In short, economic activity is thriving, despite apparent political frictions.
In terms of diplomacy, the past 30 years have seen China-Japan relations increasingly governed by a kind of mutually accepted pragmatism.
Within the inner circle of the Communist Party, the post Second World War Japanese economic model was, tacitly, the unofficial benchmark for Beijing's economic planners. It was only in the past decade, when the Japanese economy sank into recession, and when China's economy began its meteoric trajectory, that this changed.
After Tiananmen, Japan was the first G7 power to publicly re-engage with Beijing. In 1991, Tokyo dispatched a delegation of high level politicians, followed by the Japanese Emperor, who visited Shanghai in 1992 as part of a broader Sino-Japanese symbolic display of good will.
During the WTO negotiations in 1999, China's first bilateral agreement was with Japan – all this at a time when the West was still vigorously enforcing sanctions.
When cast in the light of the years of progress that preceded them, the tensions that have dominated Sino-Japanese relations in recent times appear puzzling.
Many China-watchers opine that rapid economic growth has spawned a host of social ills, including income disparities and the illegal enrichment of local party officials – at the expense of the environment and the less powerful.
To dampen rising levels of social unrest, the party has turned to "economic nationalism" and has increased "patriotic education". The result: rising nationalist rhetoric and Japan-bashing.

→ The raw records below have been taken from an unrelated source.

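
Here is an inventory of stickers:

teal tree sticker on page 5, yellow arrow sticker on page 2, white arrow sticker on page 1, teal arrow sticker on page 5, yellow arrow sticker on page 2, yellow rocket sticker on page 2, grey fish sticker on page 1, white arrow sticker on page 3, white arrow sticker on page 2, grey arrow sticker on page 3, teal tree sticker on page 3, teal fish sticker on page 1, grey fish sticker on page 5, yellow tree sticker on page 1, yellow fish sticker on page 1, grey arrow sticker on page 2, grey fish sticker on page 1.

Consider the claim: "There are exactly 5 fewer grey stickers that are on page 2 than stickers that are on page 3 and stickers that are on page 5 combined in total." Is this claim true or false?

True

There is 1 grey sticker on page 2.
stickers on page 3: 3; stickers on page 5: 3; combined: 3 + 3 = 6.
The claim requires 6 − 1 (= 5) to equal 5, which holds.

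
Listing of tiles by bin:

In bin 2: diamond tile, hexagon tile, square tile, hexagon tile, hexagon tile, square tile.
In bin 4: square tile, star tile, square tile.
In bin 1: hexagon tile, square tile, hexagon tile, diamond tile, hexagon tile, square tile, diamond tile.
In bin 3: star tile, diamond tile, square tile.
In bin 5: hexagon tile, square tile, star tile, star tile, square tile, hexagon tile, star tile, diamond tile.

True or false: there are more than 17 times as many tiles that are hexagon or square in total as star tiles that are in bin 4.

False

tiles that are hexagon or square: 17.
star tiles in bin 4: 1.
The claim requires 17 > 17 × 1 = 17, which does not hold.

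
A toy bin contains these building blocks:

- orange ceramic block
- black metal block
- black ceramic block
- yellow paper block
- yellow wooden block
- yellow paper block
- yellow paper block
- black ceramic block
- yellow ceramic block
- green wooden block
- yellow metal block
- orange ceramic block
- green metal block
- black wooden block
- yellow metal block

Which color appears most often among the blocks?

yellow

Counts by color: yellow 7, black 4, orange 2, green 2.
The maximum is 7, held uniquely by yellow.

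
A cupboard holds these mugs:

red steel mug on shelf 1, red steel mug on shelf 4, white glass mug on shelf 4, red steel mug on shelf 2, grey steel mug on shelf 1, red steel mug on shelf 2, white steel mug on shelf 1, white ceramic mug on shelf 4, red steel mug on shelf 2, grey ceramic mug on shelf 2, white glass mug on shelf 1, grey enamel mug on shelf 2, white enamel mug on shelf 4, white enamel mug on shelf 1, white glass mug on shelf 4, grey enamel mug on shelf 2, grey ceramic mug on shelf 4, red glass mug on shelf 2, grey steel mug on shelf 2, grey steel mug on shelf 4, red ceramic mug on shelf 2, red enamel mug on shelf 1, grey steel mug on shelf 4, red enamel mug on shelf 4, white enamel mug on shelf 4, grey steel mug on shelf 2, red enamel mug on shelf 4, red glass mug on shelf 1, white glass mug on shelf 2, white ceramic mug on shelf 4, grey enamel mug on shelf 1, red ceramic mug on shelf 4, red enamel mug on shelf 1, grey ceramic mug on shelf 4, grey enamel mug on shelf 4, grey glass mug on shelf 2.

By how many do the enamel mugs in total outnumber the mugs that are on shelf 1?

2

enamel mugs: 11.
mugs on shelf 1: 9.
11 − 9 = 2.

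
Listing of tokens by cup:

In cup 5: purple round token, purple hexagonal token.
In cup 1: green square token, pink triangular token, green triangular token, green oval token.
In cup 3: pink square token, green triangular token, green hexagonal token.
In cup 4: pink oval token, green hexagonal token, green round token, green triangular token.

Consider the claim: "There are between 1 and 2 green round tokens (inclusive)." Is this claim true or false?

There is 1 green round token.
The claim requires 1 ≤ 1 ≤ 2, which holds.

True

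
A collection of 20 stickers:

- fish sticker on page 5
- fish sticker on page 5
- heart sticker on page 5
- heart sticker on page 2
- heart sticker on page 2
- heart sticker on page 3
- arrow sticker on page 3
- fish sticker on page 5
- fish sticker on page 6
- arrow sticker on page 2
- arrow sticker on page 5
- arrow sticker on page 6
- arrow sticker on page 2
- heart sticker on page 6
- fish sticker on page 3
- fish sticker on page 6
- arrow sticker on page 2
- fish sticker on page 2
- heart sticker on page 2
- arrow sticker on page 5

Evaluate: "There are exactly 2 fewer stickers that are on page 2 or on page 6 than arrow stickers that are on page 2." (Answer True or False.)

False

There are 11 stickers on page 2 or on page 6.
There are 3 arrow stickers on page 2.
The claim requires 3 − 11 (= -8) to equal 2, which does not hold.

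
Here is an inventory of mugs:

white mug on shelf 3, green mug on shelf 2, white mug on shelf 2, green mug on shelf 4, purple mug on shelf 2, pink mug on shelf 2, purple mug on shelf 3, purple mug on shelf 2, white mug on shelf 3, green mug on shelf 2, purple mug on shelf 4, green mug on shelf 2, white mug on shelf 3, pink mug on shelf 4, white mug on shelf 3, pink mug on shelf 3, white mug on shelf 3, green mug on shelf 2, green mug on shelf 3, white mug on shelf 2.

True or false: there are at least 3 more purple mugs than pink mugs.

purple mugs: 4.
pink mugs: 3.
The claim requires 4 − 3 = 1 ≥ 3, which does not hold.

False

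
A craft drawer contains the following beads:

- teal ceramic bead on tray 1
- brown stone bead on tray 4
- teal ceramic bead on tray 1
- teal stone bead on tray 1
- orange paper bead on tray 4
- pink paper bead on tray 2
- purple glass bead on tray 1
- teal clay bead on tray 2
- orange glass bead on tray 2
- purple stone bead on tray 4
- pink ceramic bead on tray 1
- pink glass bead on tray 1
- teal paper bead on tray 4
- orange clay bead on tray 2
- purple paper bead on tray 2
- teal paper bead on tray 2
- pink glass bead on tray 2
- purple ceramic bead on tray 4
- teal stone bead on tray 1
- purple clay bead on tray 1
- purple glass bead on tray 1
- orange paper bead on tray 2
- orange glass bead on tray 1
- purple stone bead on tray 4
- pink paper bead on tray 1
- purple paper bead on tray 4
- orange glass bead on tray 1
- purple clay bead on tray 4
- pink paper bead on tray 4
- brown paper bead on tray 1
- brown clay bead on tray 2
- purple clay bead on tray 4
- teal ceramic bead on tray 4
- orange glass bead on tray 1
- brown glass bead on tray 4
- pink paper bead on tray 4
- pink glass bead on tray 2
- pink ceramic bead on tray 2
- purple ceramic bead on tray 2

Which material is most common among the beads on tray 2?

paper

Counts by material (restricted to beads on tray 2): paper 4, glass 3, clay 3, ceramic 2.
The maximum is 4, held uniquely by paper.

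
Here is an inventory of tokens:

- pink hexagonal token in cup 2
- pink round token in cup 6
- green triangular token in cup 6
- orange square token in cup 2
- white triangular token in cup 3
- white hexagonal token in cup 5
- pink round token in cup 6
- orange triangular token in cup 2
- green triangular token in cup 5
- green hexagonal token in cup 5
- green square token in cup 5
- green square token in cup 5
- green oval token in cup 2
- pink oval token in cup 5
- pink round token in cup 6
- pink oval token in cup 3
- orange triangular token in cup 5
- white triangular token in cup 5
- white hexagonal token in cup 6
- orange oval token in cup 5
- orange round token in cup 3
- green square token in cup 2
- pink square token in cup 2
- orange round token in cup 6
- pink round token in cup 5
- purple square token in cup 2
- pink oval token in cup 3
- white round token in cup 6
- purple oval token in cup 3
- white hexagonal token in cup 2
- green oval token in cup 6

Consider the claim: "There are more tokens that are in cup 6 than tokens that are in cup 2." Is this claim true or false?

There are 8 tokens in cup 6.
There are 8 tokens in cup 2.
The claim requires 8 > 8, which does not hold.

False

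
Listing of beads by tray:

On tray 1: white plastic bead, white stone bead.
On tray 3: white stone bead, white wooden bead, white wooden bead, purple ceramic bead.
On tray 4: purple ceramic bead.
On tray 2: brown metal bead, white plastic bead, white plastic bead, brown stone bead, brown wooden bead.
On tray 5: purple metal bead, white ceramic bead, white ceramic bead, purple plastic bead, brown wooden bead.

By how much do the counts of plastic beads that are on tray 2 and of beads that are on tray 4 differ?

plastic beads on tray 2: 2. beads on tray 4: 1.
|2 − 1| = 2 − 1 = 1.

1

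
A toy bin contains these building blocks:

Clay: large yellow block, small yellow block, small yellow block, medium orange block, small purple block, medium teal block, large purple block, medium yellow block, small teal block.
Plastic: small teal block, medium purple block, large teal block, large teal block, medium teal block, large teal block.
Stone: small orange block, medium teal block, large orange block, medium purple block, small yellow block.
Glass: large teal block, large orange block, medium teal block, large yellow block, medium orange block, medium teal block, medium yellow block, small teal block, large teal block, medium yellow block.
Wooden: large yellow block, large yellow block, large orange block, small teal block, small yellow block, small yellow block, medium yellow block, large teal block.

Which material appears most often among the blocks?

glass

Counts by material: glass 10, clay 9, wooden 8, plastic 6, stone 5.
The maximum is 10, held uniquely by glass.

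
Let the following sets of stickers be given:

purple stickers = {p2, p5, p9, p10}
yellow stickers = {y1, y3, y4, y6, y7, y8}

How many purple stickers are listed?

4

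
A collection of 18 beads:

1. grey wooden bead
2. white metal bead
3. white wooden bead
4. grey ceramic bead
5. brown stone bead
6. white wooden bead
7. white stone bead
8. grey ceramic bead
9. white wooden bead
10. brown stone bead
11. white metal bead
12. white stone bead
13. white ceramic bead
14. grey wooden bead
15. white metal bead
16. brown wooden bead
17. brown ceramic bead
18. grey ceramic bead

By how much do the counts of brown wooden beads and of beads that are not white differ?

brown wooden beads: 1. beads that are not white: 9.
|1 − 9| = 9 − 1 = 8.

8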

In turn, Japan's current internal politics has produced its own nascent strain of nationalism.
Historically, there is no evidence that international trade and investment alone will ensure stability amongst states. The rapid rise of China's economy and the corresponding growth of its regional trading partners are eerily similar to the economic boom experienced by Europe at the beginning of the 20th century.

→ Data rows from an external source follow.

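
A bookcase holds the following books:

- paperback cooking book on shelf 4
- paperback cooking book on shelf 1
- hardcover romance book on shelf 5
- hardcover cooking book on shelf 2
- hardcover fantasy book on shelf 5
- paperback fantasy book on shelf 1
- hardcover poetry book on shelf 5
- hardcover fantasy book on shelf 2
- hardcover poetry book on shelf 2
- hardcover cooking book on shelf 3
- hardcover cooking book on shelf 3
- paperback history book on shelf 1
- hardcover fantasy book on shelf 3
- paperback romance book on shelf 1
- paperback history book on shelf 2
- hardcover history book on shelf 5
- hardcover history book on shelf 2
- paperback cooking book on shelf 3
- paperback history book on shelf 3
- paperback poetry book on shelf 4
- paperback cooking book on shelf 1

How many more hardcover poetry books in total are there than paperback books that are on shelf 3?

0

hardcover poetry books: 2.
paperback books on shelf 3: 2.
2 − 2 = 0.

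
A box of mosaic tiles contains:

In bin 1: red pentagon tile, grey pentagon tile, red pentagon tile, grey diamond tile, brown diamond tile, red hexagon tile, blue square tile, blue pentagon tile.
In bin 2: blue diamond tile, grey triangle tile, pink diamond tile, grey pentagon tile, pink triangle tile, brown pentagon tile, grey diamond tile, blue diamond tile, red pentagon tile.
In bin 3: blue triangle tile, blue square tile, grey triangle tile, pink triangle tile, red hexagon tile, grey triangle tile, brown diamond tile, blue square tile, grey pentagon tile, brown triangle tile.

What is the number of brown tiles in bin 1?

1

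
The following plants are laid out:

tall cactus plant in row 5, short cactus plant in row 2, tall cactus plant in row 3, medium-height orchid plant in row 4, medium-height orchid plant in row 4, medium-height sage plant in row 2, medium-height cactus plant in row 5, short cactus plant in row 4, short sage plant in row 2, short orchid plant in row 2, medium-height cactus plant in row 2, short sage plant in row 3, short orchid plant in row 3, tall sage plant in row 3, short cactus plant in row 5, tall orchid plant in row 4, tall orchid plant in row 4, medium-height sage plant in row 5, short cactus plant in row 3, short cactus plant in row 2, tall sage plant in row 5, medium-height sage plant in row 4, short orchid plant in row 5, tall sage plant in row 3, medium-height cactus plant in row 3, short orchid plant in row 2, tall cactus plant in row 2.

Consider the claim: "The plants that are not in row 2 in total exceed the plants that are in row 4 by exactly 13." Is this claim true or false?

True

plants that are not in row 2: 19.
plants in row 4: 6.
The claim requires 19 − 6 (= 13) to equal 13, which holds.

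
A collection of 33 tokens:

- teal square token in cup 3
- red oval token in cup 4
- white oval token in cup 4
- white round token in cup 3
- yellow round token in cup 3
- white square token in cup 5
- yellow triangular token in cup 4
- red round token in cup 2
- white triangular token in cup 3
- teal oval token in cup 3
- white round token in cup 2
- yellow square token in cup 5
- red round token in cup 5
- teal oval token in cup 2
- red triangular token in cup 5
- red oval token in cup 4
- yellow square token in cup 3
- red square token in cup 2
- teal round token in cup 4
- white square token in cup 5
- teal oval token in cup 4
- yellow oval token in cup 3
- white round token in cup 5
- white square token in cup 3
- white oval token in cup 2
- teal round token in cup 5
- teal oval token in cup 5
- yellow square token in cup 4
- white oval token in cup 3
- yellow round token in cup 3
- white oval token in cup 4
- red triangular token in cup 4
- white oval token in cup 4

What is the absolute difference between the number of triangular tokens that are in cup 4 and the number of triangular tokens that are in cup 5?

1

triangular tokens in cup 4: 2. triangular tokens in cup 5: 1.
|2 − 1| = 2 − 1 = 1.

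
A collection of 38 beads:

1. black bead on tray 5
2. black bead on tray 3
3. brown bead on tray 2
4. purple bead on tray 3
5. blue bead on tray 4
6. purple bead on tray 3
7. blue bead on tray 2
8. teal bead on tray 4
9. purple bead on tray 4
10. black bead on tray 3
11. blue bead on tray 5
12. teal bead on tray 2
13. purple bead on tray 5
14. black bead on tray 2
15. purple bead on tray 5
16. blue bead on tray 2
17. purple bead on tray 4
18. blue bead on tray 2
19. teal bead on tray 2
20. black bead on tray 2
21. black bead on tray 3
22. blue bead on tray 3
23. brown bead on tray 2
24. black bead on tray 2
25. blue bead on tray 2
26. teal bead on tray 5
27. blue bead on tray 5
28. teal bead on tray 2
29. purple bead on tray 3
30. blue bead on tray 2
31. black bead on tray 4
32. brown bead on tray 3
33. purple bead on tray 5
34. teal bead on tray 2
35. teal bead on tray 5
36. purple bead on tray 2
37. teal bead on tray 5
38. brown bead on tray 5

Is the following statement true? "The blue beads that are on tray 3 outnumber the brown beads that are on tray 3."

False

There is 1 blue bead on tray 3.
There is 1 brown bead on tray 3.
The claim requires 1 > 1, which does not hold.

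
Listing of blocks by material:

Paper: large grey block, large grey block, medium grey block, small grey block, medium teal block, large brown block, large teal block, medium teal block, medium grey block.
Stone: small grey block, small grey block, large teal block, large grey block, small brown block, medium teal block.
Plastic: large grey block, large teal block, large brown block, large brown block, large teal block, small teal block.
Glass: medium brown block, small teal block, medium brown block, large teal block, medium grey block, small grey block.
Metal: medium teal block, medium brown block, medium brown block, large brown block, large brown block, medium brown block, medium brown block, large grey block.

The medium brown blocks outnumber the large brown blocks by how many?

medium brown blocks: 6.
large brown blocks: 5.
6 − 5 = 1.

1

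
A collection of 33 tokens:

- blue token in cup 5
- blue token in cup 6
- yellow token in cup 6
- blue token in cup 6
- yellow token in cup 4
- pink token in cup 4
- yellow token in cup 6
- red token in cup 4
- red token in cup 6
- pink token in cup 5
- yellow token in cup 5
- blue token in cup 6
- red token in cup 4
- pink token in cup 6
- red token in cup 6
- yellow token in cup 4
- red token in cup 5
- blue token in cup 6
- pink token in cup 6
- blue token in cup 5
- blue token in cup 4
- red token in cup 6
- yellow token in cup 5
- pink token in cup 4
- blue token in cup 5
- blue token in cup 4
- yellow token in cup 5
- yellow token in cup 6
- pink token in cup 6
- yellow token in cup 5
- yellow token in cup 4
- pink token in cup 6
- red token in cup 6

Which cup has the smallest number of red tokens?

cup 5

Counts by cup (restricted to red tokens): cup 6→4, cup 4→2, cup 5→1.
The minimum is 1, held uniquely by cup 5.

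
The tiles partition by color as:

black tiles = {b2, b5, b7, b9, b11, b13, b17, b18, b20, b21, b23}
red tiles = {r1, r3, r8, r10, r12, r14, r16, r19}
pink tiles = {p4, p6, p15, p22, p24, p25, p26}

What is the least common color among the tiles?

pink

Counts by color: black 11, red 8, pink 7.
The minimum is 7, held uniquely by pink.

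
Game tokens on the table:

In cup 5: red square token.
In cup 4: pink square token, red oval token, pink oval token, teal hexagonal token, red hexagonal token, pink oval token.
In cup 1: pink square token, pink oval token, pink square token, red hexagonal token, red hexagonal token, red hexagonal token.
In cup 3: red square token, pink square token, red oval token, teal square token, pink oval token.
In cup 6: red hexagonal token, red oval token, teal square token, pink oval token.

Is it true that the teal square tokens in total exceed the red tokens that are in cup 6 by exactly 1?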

Just as today, the world was experiencing decades of growth in trade, banking, foreign investment, and – even more than today – the unrestricted movement of labor. It was argued that because trade and commerce bound national economies together so tightly no state would jeopardize this by acting irresponsibly.

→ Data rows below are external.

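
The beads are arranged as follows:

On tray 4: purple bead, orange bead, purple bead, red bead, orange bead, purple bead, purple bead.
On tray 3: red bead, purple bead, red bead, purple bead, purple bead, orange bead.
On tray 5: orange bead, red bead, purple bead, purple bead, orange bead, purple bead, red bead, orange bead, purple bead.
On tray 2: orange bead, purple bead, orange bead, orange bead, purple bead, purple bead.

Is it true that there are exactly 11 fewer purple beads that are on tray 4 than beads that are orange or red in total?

There are 4 purple beads on tray 4.
There are 14 beads that are orange or red.
The claim requires 14 − 4 (= 10) to equal 11, which does not hold.

False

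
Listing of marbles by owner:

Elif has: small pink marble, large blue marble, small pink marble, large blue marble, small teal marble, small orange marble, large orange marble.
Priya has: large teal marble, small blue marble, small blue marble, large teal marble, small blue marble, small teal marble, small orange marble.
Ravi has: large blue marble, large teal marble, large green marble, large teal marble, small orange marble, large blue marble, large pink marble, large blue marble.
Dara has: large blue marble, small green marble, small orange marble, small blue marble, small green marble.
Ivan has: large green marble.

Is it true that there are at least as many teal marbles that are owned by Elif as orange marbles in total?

False

Count of teal marbles owned by Elif: 1.
There are 5 orange marbles.
The claim requires 1 ≥ 5, which does not hold.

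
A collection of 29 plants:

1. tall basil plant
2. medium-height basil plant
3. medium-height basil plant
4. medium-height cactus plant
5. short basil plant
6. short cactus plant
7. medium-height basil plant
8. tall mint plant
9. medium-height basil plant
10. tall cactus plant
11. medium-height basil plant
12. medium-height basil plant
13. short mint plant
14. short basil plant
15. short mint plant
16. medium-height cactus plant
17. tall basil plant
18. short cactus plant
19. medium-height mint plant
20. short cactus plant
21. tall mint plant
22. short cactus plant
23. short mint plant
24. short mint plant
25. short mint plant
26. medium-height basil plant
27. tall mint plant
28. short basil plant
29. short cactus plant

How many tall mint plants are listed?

3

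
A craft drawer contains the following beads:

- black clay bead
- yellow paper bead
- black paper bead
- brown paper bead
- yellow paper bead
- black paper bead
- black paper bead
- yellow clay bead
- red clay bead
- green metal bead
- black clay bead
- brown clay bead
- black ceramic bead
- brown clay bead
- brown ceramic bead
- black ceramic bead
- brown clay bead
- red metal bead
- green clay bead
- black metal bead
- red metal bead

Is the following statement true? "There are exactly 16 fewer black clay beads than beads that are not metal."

False

There are 2 black clay beads.
There are 17 beads that are not metal.
The claim requires 17 − 2 (= 15) to equal 16, which does not hold.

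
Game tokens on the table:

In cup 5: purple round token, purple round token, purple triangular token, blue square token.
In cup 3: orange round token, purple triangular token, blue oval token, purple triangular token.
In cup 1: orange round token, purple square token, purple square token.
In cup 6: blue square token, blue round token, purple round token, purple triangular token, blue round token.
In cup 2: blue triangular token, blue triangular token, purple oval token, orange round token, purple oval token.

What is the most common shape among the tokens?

round

Counts by shape: round 8, triangular 6, square 4, oval 3.
The maximum is 8, held uniquely by round.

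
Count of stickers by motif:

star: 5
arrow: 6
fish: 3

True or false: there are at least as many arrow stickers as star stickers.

True

|arrow stickers| = 6.
|star stickers| = 5.
The claim requires 6 ≥ 5, which holds.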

Yet, within a decade, the forces of nationalism set in motion events that led to the First World War.
In Europe, just as in Asia today, there were numerous political establishments devoted to the promotion of trade and commerce but none that effectively addressed security frameworks. The Association of Southeast Asian Nations (ASEAN) has functioned primarily for economic matters, as has the Asia Pacific Economic Cooperation forum and the East Asian Summit.
The so-called ASEAN-plus-three (China, Japan and South Korea) have work to do if proper security frameworks are to be put in place in Asia. North Korea's aggressive nuclear posture, and its potential to turn the ASEAN-plus-three against each other, makes this task even more urgent.
Looking for leverage
The question is whether China and Japan's economic ties can be leveraged to address wider challenges. There is hope. One of Beijing's key concerns also presents a huge opportunity for increased Sino-Japanese cooperation: the environment.
China's economic growth has come at a huge environmental price. Cleaning up the air, soil and water throughout the country could cost as much as 30% of future GDP.
Japan, however, leads the world in environmental innovation – this represents a major opportunity for both countries. From automobile production to water treatment, energy efficiency and other "clean" technologies, China and Japan stand to gain immeasurably from increased trade and investment in this area.
The world will closely watch how well Beijing and Tokyo promote trade and cooperation regarding the environment. If successful, a clean up in one department could become the basis for a wider clean up involving the stability concerns facing Asia. How ironic, indeed.